Bir mücadele sporu olan güreş, ortaya çıkış şekli tam olarak bilinmeyen bir dal. Zira insanların hayatta kalma ve yaşantısını sürdürme savaşında doğayla da birbirleri arasında da rekabet içerisinde olduğu gerçek. Dolayısıyla güreş gibi yakın savunma prensiplerini içeren sporlar kendiliğinden var olma ve yaygınlaşmalarıyla diğer sporlardan ayrılıyor. Haliyle yaşam şekli olarak zorunlu bir hareketlilik içerisinde bulunan Türk toplumu içerisinde güreş geniş bir kitle tarafından bilinen ve uygulanan bir spor halini alıyor.
Kökeni eskilere dayanan Türk güreşinin başarısı rivayetlerle anılan dönemden sonra gelen zamanlarda da devam ederek Türkiye’nin uluslararası yarışmalardaki ilklerini sağlamasıyla öne çıkıyor. Başta olimpiyat oyunları olmak üzere pek çok uluslararası organizasyonda genç cumhuriyeti temsil eden güreşin en önemli temsilcilerinden biri ise Ahmet Kireççi, nam-ı diğer Mersinli Ahmet.
1914 yılında doğan Ahmet Kireççi, spora boks ve atletizm yaparak başlıyor. İlerleyen dönemde güreşe merak saran ve aynı zamanda fırıncı çıraklığı yapan genç Ahmet’in yolu, kendi anlatımıyla, kaldırdığı un çuvallarını görenlerin onu güreştirmeye de heves etmesiyle İstanbul’a çıkıyor. Kumkapı ve Kasımpaşa’da spor kulüplerinde güreşirken milli takıma seçilen Kireççi, ilk olarak Balkan Şampiyonası’nda milli mayoyu giyiyor. Bölgedeki dominasyonu ona olimpiyat oyunarında güreşme imkanını tanıyor. 1936 Berlin’de ilk kez Türkiye’yi temsil eden Mersinli Ahmet, kazandığı bronz madalyayla ülkesine serbest stildeki ilk olimpiyat madalyasını da getiriyor.

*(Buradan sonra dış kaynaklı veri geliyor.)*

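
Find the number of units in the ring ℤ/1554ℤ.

432

Factor 1554: 1554 = 2 · 3 · 7 · 37.
φ(2) = 2 − 1 = 1.
φ(3) = 3 − 1 = 2.
φ(7) = 7 − 1 = 6.
φ(37) = 37 − 1 = 36.
Since φ is multiplicative, φ(1554) = 1 · 2 · 6 · 36 = 432.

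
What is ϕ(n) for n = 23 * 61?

φ(23) = 23 − 1 = 22.
φ(61) = 61 − 1 = 60.
Since φ is multiplicative, φ(1403) = 22 · 60 = 1320.

1320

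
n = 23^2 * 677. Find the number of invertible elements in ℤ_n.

342056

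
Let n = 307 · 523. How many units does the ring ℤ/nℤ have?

159732

φ(307) = 307 − 1 = 306.
φ(523) = 523 − 1 = 522.
Multiply: 306 · 522 = 159732.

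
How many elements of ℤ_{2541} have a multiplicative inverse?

First factor: 2541 = 3 * 7 * 11**2.
φ(3) = 3 − 1 = 2.
φ(7) = 7 − 1 = 6.
φ(11^2) = 11^2 − 11^1 = 121 − 11 = 110.
Since φ is multiplicative, φ(2541) = 2 · 6 · 110 = 1320.

1320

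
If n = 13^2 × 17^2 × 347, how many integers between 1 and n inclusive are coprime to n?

φ(16947827) = 16947827 · (1 − 1/13) · (1 − 1/17) · (1 − 1/347)
       = 16947827 · 66432/76687 = 14681472.

14681472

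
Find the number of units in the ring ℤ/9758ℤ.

3840

Prime factorization: 9758 = 2 · 7 · 17 · 41.
φ(2) = 2 − 1 = 1.
φ(7) = 7 − 1 = 6.
φ(17) = 17 − 1 = 16.
φ(41) = 41 − 1 = 40.
Multiply: 1 · 6 · 16 · 40 = 3840.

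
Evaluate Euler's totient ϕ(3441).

2160

3441 = 3 * 31 * 37.
φ(3441) = 3441 · (1 − 1/3) · (1 − 1/31) · (1 − 1/37)
       = 3441 · 2160/3441 = 2160.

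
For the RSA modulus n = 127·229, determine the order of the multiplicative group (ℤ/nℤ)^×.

For distinct primes, φ(pq) = (p−1)(q−1) = 126 × 228 = 28728.

28728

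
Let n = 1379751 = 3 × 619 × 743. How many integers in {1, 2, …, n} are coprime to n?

917112

φ(3) = 3 − 1 = 2.
φ(619) = 619 − 1 = 618.
φ(743) = 743 − 1 = 742.
φ(1379751) = 2 × 618 × 742 = 917112.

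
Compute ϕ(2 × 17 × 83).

φ(2822) = 2822 · (1 − 1/2) · (1 − 1/17) · (1 − 1/83)
       = 2822 · 1312/2822 = 1312.

1312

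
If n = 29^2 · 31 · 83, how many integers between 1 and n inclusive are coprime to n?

1997520

φ(29^2) = 29^1·(29−1) = 29·28 = 812.
φ(31) = 31 − 1 = 30.
φ(83) = 83 − 1 = 82.
φ(2163893) = 812 × 30 × 82 = 1997520.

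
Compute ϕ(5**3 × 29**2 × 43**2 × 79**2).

φ(1213101396125) = 1213101396125 · (1 − 1/5) · (1 − 1/29) · (1 − 1/43) · (1 − 1/79)
       = 1213101396125 · 366912/492565 = 903640046400.

903640046400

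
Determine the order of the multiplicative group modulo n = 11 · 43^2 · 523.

9427320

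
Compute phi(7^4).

2058

φ(7^4) = 7^4 − 7^3 = 2401 − 343 = 2058.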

Ülkesine kazandırdığı bu başarı onun kurucu Cumhurbaşkanı Mustafa Kemal Atatürk ile tanışmasına aracılık ediyor. Davete icabet eden Ahmet, “Beni de yenebilir misin?” diye soran Atatürk’e “Sizi yedi düvel bir araya gelip yenememiş.” diyerek dilden dile dolanan meşhur anlatıyı ortaya çıkarıyor.

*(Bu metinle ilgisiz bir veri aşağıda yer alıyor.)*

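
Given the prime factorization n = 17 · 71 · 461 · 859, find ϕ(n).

442041600

φ(17) = 17 − 1 = 16.
φ(71) = 71 − 1 = 70.
φ(461) = 461 − 1 = 460.
φ(859) = 859 − 1 = 858.
Since φ is multiplicative, φ(477970793) = 16 · 70 · 460 · 858 = 442041600.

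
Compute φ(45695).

31104

Prime factorization: 45695 = 5 · 13 · 19 · 37.
φ(45695) = 45695 · (1 − 1/5) · (1 − 1/13) · (1 − 1/19) · (1 − 1/37)
       = 45695 · 31104/45695 = 31104.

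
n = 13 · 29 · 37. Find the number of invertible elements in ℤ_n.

12096

φ(13) = 13 − 1 = 12.
φ(29) = 29 − 1 = 28.
φ(37) = 37 − 1 = 36.
φ(13949) = 12 × 28 × 36 = 12096.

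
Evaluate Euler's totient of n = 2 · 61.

60

φ(122) = 122 · (1 − 1/2) · (1 − 1/61)
       = 122 · 60/122 = 60.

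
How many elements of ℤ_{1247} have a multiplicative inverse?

1176

First factor: 1247 = 29 · 43.
φ(29) = 29 − 1 = 28.
φ(43) = 43 − 1 = 42.
φ(1247) = 28 × 42 = 1176.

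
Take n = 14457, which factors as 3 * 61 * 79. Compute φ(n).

φ(14457) = 14457 · (1 − 1/3) · (1 − 1/61) · (1 − 1/79)
       = 14457 · 9360/14457 = 9360.

9360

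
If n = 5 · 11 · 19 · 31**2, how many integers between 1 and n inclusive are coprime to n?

669600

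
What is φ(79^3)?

486798

φ(493039) = 493039 · (1 − 1/79)
       = 493039 · 78/79 = 486798.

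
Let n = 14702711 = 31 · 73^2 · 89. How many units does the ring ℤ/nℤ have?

φ(14702711) = 14702711 · (1 − 1/31) · (1 − 1/73) · (1 − 1/89)
       = 14702711 · 190080/201407 = 13875840.

13875840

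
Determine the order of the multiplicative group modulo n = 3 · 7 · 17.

192

φ(3) = 3 − 1 = 2.
φ(7) = 7 − 1 = 6.
φ(17) = 17 − 1 = 16.
Since φ is multiplicative, φ(357) = 2 · 6 · 16 = 192.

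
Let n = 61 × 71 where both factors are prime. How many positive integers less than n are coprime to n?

φ(pq) = (p−1)(q−1) = 60 · 70 = 4200.

4200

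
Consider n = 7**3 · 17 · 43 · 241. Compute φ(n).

φ(7^3) = 7^3 − 7^2 = 343 − 49 = 294.
φ(17) = 17 − 1 = 16.
φ(43) = 43 − 1 = 42.
φ(241) = 241 − 1 = 240.
Multiply: 294 · 16 · 42 · 240 = 47416320.

47416320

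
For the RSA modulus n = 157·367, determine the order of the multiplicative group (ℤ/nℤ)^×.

φ(n) = (p − 1)(q − 1) = (157−1)(367−1) = 156·366 = 57096.

57096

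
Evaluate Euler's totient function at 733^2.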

Berlin tecrübesinin ardından yıllar sonra 1948 Londra’dan davet alan yirmi beş sporcudan biri olarak yeni bir olimpiyat macerasına yelken açıyor milli güreşçi. Rakiplerini tek tek yenerek finale gelen Kireççi, finalde İtalyan rakibini de kündeye getirip tuş ederek şampiyon oluyor. Berlin’de serbest stilde kazandığı başarının ardından grekoromen stilde de olimpiyat şampiyonu olan Kireççi, alanında komple bir sporcu olarak başarısını perçinleyip bu zaferinden bir yıl sonra profesyonel spor yaşantısını sonlandırıyor. İlk olma özelliğini taşıyan madalyaları ve şampiyonlukları, yetersizlikler içerisinde gelebildiği yer ve genç bir ülkenin insanlarına yaşattığı mutlulukla adını unutulmaz sporcular arasına yazdırmış bir sporcu Mersinli Ahmet. Günümüz sporcularının örnek aldığı isimlerin de idolü olan bir efsane.